Smith v. Bel-Arbor, Inc.

175 S.E.2d 146 | Ga. Ct. App. | 1970

121 Ga. App. 739 (1970)
175 S.E.2d 146

SMITH
v.
BEL-ARBOR, INC.

45272.

Court of Appeals of Georgia.

Argued April 8, 1970.
Decided May 8, 1970.

Byrd, Groover & Buford, Denmark Groover, Jr., for appellant.

Jones, Cork, Miller & Benton, Carr G. Dodson, for appellee.

JORDAN, Presiding Judge.

The plaintiff, a private duty nurse in a nursing home operated by the defendant, knowing that the hallway was wet from recent mopping, and having warned a visitor of the condition, slipped and fell in a hallway while carrying a lunch tray from her patient's room to a food cart. She seeks damages for her injuries, and appeals from the grant of a summary judgment for the defendant. Held:

We affirm. The plaintiff was well aware of the hazardous situation in the hallway, and the foreseeable consequences of walking thereon. She left her patient's room at the same time as a visitor, and noting the condition of the hallway, cautioned the visitor to exercise care, and then proceeded to walk in the hallway. After going about 20 feet she "realized it was something slippery." She then held a handrail with her right hand, and the tray of dirty dishes with her left. She fell when she turned loose the handrail to walk past a doorway. Her immediate remark after falling was "I feel silly because I knew the floor was wet." The fact that her elderly patient had displayed an eccentricity about having dirty dishes in her room discloses no emergency whereby the plaintiff was required to make use of the hallway to remove the dishes from the room.
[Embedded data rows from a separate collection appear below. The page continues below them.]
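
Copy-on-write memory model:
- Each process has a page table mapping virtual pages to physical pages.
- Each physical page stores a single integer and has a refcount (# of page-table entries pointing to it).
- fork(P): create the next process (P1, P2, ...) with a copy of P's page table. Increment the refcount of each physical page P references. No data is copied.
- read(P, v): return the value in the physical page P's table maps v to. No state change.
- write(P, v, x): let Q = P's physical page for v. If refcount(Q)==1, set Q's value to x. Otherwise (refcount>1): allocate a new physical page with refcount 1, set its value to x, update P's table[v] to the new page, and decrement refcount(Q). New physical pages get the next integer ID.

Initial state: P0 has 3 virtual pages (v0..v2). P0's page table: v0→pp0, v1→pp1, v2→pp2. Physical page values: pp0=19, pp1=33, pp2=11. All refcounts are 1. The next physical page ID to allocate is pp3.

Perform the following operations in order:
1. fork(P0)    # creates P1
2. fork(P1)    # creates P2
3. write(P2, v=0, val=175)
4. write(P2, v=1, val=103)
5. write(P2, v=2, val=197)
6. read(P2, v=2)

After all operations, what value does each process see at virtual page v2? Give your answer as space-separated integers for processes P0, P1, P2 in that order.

Op 1: fork(P0) -> P1. 3 ppages; refcounts: pp0:2 pp1:2 pp2:2
Op 2: fork(P1) -> P2. 3 ppages; refcounts: pp0:3 pp1:3 pp2:3
Op 3: write(P2, v0, 175). refcount(pp0)=3>1 -> COPY to pp3. 4 ppages; refcounts: pp0:2 pp1:3 pp2:3 pp3:1
Op 4: write(P2, v1, 103). refcount(pp1)=3>1 -> COPY to pp4. 5 ppages; refcounts: pp0:2 pp1:2 pp2:3 pp3:1 pp4:1
Op 5: write(P2, v2, 197). refcount(pp2)=3>1 -> COPY to pp5. 6 ppages; refcounts: pp0:2 pp1:2 pp2:2 pp3:1 pp4:1 pp5:1
Op 6: read(P2, v2) -> 197. No state change.
P0: v2 -> pp2 = 11
P1: v2 -> pp2 = 11
P2: v2 -> pp5 = 197

Answer: 11 11 197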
The admitted awareness of the condition as here shown, as well as the reasonably foreseeable and predictable result of use in the manner shown, eliminate any duty which might otherwise have required the defendant to warn the plaintiff or take other precautions. If the proximate cause of the plaintiff's misfortune is attributable to negligence, it is her own disregard of the hazards involved in walking on a known slippery surface. Recognizing that ordinarily negligence, proximate *740 cause, and related issues are matters for jury determination, we consider it to be the duty of the courts, in a clear and palpable case, as here, where the facts are undisputed, and where the proximate cause of the plaintiff's injuries is clearly and indisputably her own conduct, with full awareness of the danger involved, to dispose of the case as a matter of law without resort to trial by jury. See Winters v. Morrison's Cafeteria, 121 Ga. App. 98 (172 SE2d 878); Gibson v. Consolidated Credit Corp., 110 Ga. App. 170 (138 SE2d 77).

The recent case of Wakefield v. A. R. Winter Co., 121 Ga. App. 259 (174 SE2d 178), is distinguishable on its facts, including, among other things, a failure to warn, or to take other cautionary action, in respect to a danger of which the plaintiff had not acquainted himself.

Judgment affirmed. Eberhardt and Pannell, JJ., concur.